In the case of both national residents and EU residents, ‘the same assets are taxed and they are in the same situation, which is none other than the accumulation of income and wealth,’ the ruling states | Photo: Majorca Daily Bulletin reporter

| Palma |

The Supreme Court has upheld a ruling by the High Court of Justice of the Balearics (TSJIB) establishing that discriminating against non-residents in Spain for tax purposes, by preventing them from applying the combined 60% limit between income tax and wealth tax, violates the free movement of capital and European regulations.
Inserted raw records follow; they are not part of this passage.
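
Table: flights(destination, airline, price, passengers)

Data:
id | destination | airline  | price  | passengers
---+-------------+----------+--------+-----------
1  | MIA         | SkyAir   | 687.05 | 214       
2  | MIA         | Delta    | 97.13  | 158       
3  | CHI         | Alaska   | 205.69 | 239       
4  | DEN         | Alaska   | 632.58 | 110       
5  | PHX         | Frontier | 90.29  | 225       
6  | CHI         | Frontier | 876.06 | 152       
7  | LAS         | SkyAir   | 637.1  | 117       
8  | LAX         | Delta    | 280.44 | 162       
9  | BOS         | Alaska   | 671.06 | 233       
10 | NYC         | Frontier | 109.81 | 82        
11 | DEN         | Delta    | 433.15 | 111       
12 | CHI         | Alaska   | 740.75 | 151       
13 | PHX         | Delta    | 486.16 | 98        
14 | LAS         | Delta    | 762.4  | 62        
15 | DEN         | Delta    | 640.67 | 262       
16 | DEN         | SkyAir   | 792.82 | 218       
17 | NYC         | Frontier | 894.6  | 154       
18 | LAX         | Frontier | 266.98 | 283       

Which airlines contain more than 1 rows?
SELECT airline, COUNT(*) as cnt
FROM flights
GROUP BY airline
HAVING COUNT(*) > 1

Result:
  Alaska: 4
  Delta: 6
  Frontier: 5
  SkyAir: 3

Note: HAVING filters groups after aggregation, WHERE filters rows before.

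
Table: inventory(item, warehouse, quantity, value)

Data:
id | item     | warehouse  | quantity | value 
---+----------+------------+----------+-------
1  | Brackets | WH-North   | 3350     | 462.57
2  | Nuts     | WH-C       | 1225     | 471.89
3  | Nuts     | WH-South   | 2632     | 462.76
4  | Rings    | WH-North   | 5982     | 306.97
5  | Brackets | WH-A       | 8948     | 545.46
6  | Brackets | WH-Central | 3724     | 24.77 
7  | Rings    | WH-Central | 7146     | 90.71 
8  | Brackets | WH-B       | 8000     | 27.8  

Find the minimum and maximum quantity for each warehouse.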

In a ruling dated 3 November, to which EFE has had access, the contentious chamber rejects the appeal filed by the State Attorney’s Office against a June 2023 ruling by the TSJIB. The Supreme Court clarified whether habitual residence, whether in Spain or abroad, justifies different treatment in the wealth tax limit, in the case of a Spanish taxpayer resident in Belgium who had to pay tax on a number of properties he owned in Spain.

The man appealed against the tax assessment proposed by the Treasury, and the TSJ of the Balearic Islands ruled in his favour on the grounds that it was a discriminatory measure that hindered the free movement of capital, as it only took into account the place of residence to oblige one person to bear a much higher tax burden than another who, in the same situation as him, resides in a different country of the European Union.

The judges referred to their own case law and that of the Court of Justice of the European Union (CJEU), which, among other things, states that measures prohibited as ‘restrictions on the movement of capital include those which may deter non-residents from investing in a Member State or residents of that Member State from investing in other States’.

In the case of both national residents and EU residents, ‘the same assets are taxed and they are in the same situation, which is none other than the accumulation of income and wealth,’ the ruling states.
For this reason, the Supreme Court finds it discriminatory that non-residents in Spain are not entitled to apply the combined limit of 60% of personal income tax (IRPF) and wealth tax.

Habitual residence, whether in Spain or abroad, does not justify the different treatment given to residents and non-residents, so that the latter are not subject to the full tax limit provided for in Article 31 of the Wealth Tax Law. This difference in treatment is ‘discriminatory and unjustified,’ the ruling adds.